# best place to order fastrack from



## gramps 261 (Mar 6, 2016)

about to start building a layout w/ my grandson and would like to know a reputable place to order online...thanx tim


----------



## gunrunnerjohn (Nov 10, 2010)

I like ModelTrainStuff, they have competitive prices and are quick to ship. You just missed the February Fastrack sale at Nassau Trains.


----------



## bristolman2012 (Mar 4, 2012)

gunrunnerjohn said:


> I like ModelTrainStuff, they have competitive prices and are quick to ship. You just missed the February Fastrack sale at Nassau Trains.

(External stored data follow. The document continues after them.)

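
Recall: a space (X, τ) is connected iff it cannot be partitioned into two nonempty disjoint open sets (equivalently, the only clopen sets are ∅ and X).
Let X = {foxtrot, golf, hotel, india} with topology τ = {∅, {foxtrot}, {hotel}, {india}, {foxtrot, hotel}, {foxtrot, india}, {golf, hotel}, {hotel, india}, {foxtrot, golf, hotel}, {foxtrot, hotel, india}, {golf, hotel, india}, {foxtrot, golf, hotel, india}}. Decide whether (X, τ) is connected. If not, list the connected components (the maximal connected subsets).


(X, τ) is disconnected; components = [{foxtrot}, {india}, {golf, hotel}].

Find clopen sets (U ∈ τ with X ∖ U ∈ τ):
  U = ∅, X ∖ U = {foxtrot, golf, hotel, india} — both open, so U is clopen.
  U = {foxtrot}, X ∖ U = {golf, hotel, india} — both open, so U is clopen.
  U = {india}, X ∖ U = {foxtrot, golf, hotel} — both open, so U is clopen.
  U = {foxtrot, india}, X ∖ U = {golf, hotel} — both open, so U is clopen.
  U = {golf, hotel}, X ∖ U = {foxtrot, india} — both open, so U is clopen.
  U = {foxtrot, golf, hotel}, X ∖ U = {india} — both open, so U is clopen.
  U = {golf, hotel, india}, X ∖ U = {foxtrot} — both open, so U is clopen.
  U = {foxtrot, golf, hotel, india}, X ∖ U = ∅ — both open, so U is clopen.
Nontrivial clopen(s) exist: e.g. {golf, hotel, india}. So (X, τ) is disconnected.
Compute connected components by grouping points that agree on all clopens:
  component: {foxtrot}
  component: {india}
  component: {golf, hotel}


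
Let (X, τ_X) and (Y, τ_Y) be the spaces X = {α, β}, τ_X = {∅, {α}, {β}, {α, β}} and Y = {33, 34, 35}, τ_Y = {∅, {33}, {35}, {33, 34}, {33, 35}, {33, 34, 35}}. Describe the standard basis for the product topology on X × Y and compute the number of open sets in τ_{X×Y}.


Basis B = {∅ × ∅, {α} × {33}, {α} × {35}, {β} × {33}, {β} × {35}, {α} × {33, 34}, {α} × {33, 35}, {α, β} × {33}, {α, β} × {35}, {β} × {33, 34}, {β} × {33, 35}, {α} × {33, 34, 35}, {β} × {33, 34, 35}, {α, β} × {33, 34}, {α, β} × {33, 35}, {α, β} × {33, 34, 35}}; |τ_{X×Y}| = 36.

Enumerate products U × V with U ∈ τ_X, V ∈ τ_Y (deduplicated):
  ∅ × ∅ = {} (∅)
  {α} × {33} = {(α,33)}
  {α} × {35} = {(α,35)}
  {β} × {33} = {(β,33)}
  {β} × {35} = {(β,35)}
  {α} × {33, 34} = {(α,33), (α,34)}
  {α} × {33, 35} = {(α,33), (α,35)}
  {α, β} × {33} = {(α,33), (β,33)}
  {α, β} × {35} = {(α,35), (β,35)}
  {β} × {33, 34} = {(β,33), (β,34)}
  {β} × {33, 35} = {(β,33), (β,35)}
  {α} × {33, 34, 35} = {(α,33), (α,34), (α,35)}
  {β} × {33, 34, 35} = {(β,33), (β,34), (β,35)}
  {α, β} × {33, 34} = {(α,33), (α,34), (β,33), (β,34)}
  {α, β} × {33, 35} = {(α,33), (α,35), (β,33), (β,35)}
  {α, β} × {33, 34, 35} = {(α,33), (α,34), (α,35), (β,33), (β,34), (β,35)}
These 16 distinct sets form the basis B.
Close under arbitrary unions to get τ_{X×Y}; counting gives |τ_{X×Y}| = 36.


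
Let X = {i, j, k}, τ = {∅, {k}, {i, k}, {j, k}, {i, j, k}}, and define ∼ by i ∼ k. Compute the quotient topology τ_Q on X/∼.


X/∼ = {[i=k], [j]}; |τ_Q| = 3.

Equivalence classes: [i=k], [j].
Quotient map π: X → X/∼ sends i ↦ [i=k], j ↦ [j], k ↦ [i=k].
For each subset V ⊆ X/∼, compute π^{-1}(V) ⊆ X and check whether π^{-1}(V) ∈ τ. V is open in τ_Q iff π^{-1}(V) ∈ τ.
  V = {}: π^{-1}(V) = ∅ ∈ τ ✓.
  V = {[i=k]}: π^{-1}(V) = {i, k} ∈ τ ✓.
  V = {[j]}: π^{-1}(V) = {j} ∉ τ ✗.
  V = {[i=k], [j]}: π^{-1}(V) = {i, j, k} ∈ τ ✓.
Open sets in the quotient: τ_Q = {{}, {[i=k]}, {[i=k], [j]}} (3 elements).


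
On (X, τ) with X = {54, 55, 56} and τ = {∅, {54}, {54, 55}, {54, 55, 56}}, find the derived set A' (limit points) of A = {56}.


A' = ∅

For each x ∈ X, list the open sets U ∈ τ with x ∈ U, then check whether U ∩ (A ∖ {x}) ≠ ∅ for every such U.
  x = 54: open {54} ∋ x has {54} ∩ (A ∖ {54}) = ∅, so x is NOT a limit point.
  x = 55: open {54, 55} ∋ x has {54, 55} ∩ (A ∖ {55}) = ∅, so x is NOT a limit point.
  x = 56: open {54, 55, 56} ∋ x has {54, 55, 56} ∩ (A ∖ {56}) = ∅, so x is NOT a limit point.
Collecting: A' = ∅.


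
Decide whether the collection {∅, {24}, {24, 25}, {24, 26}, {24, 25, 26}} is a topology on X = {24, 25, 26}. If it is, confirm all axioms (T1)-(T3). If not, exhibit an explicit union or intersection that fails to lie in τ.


τ IS a topology on X.

Axiom (T1): ∅ ∈ τ? Yes; X ∈ τ? Yes.
Axiom (T2/T3): check pairwise unions and intersections of members of τ.
All pairwise intersections and unions checked — each lies in τ. Therefore τ satisfies (T1), (T2), (T3): it IS a topology on X.


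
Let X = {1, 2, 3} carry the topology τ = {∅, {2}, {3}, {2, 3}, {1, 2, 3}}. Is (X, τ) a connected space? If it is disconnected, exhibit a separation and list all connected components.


(X, τ) is connected.

Find clopen sets (U ∈ τ with X ∖ U ∈ τ):
  U = ∅, X ∖ U = {1, 2, 3} — both open, so U is clopen.
  U = {1, 2, 3}, X ∖ U = ∅ — both open, so U is clopen.
Only trivial clopens (∅ and X) exist, so (X, τ) is connected.
Compute connected components by grouping points that agree on all clopens:
  component: {1, 2, 3}


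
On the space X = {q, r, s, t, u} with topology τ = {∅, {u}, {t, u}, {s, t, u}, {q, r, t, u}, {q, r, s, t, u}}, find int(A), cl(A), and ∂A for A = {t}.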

ill agree , even had cancellation of things from modeltrainstuff , and they respond quickly . l really like them .
mike


----------



## Chiefmcfuz (Dec 30, 2008)

I usually get it at shows in.


----------



## jlc41 (Feb 16, 2016)

Hey Gramps, if you are looking for ho ez track PM me I have enough for 2 4x8 layouts including switches. 
Joe


----------



## CTValleyRR (Jul 26, 2014)

jlc41 said:


> Hey Gramps, if you are looking for ho ez track PM me I have enough for 2 4x8 layouts including switches.
> Joe


I really don't think that's going to work for him. About half the size of what he needs, really:

http://www.modeltrainstuff.com/SearchResults.asp?Search=fastracks&Submit=


----------



## gramps 261 (Mar 6, 2016)

thanx for all the info really appreciate it...gonna get this project going soon...


----------